Мои старания приспособиться к новой обстановке охотничьей шхуны «Призрак» сопровождались для меня бесконечными страданиями и унижениями. Мэгридж, которого экипаж почему-то называл «доктором», охотники – «Томми», а капитан – поваром, стал теперь совсем другим человеком. Перемена в моем положении побудила и его совершенно иначе относиться ко мне. Насколько угодливо и заискивающе он держался раньше, настолько же властный и враждебный тон он принял теперь. Действительно, я больше не был изящным джентльменом, с кожей нежной, как у «леди», а стал обыкновенным и довольно бестолковым юнгой.
Он нелепо требовал, чтобы я называл его «мистером Мэгридж» и был невыносимо груб, когда объяснял мне мои обязанности. Помимо работы в кают-компании с примыкавшими к ней четырьмя маленькими спальнями, я должен был помогать ему на кухне, и мое полное невежество в области чистки картофеля и мытья грязных горшков служило для него неиссякаемым источником саркастического изумления. Он отказывался принять во внимание, чем я был, или вернее, ту обстановку жизни, к которой я привык. Это было частью принятой им по отношению ко мне позиции; и я признаюсь, что прежде, чем окончился день, я уже ненавидел повара сильнее, чем кого бы то ни было в своей жизни.

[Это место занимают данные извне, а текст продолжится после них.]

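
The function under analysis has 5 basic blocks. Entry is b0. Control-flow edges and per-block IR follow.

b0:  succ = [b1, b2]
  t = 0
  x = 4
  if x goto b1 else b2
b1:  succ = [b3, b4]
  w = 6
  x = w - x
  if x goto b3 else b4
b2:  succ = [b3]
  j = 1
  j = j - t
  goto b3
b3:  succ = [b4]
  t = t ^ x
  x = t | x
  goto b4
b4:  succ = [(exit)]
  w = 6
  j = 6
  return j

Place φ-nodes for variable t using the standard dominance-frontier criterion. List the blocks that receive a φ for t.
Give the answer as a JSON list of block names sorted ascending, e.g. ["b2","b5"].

Answer: ["b4"]

Derivation:
idom tree: b1←b0 b2←b0 b3←b0 b4←b0
Dom at joins:
  b3: preds {b1,b2}: {b0,b1} ∩ {b0,b2} = {b0}; idom=b0
  b4: preds {b1,b3}: {b0,b1} ∩ {b0,b3} = {b0}; idom=b0

Frontier:
  b3←b1: walk b1 to b0
  b3←b2: walk b2 to b0
  b4←b1: walk b1 to b0
  b4←b3: walk b3 to b0
  b0: DF=∅
  b1: DF={b3,b4}
  b2: DF={b3}
  b3: DF={b4}
  b4: DF=∅

φ for t: defs {b0,b3}
  DF⁺ = {b4}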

Этот первый день был для меня тем труднее, что «Призрак», «имея все рифы взятыми» (с подобными терминами я познакомился лишь впоследствии), нырял в волнах, которые посылал на нас ревущий зюд-ост. В половине пятого я, под руководством мистера Мэгриджа, накрыл стол в кают-компании, установив предварительно решетку для бурной погоды, а затем начал приносить из кухни чай и кушанья. По этому поводу я не могу не рассказать о своем первом близком знакомстве с бурным морем.

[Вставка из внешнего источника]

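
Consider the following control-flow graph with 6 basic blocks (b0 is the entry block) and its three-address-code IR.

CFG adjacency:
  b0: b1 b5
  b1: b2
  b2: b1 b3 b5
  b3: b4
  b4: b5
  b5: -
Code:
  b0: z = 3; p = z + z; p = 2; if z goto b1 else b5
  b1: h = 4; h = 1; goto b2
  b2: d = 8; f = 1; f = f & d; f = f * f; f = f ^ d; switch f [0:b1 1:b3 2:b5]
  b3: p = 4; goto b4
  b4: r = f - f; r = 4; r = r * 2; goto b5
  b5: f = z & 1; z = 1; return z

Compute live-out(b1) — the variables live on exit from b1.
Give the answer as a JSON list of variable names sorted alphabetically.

Answer: ["z"]

Working:
def/use:
  b0: {p,z} / ∅
  b1: {h} / ∅
  b2: {d,f} / ∅
  b3: {p} / ∅
  b4: {r} / {f}
  b5: {f,z} / {z}

Backward fixpoint:
  live b0: ∅→{z}
  live b1: {z}→{z}
  live b2: {z}→{f,z}
  live b3: {f,z}→{f,z}
  live b4: {f,z}→{z}
  live b5: {z}→∅

live-out(b1) = ["z"]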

– Глядите в оба, а то смоет, – напутствовал меня мистер Мэгридж, когда я покидал кухню с огромным чайником в одной руке и с несколькими караваями свежеиспеченного хлеба под мышкой другой. Один из охотников, долговязый парень, по имени Гендерсон, направлялся в это время в каюту. Вольф Ларсен курил на юте свою неизменную сигару.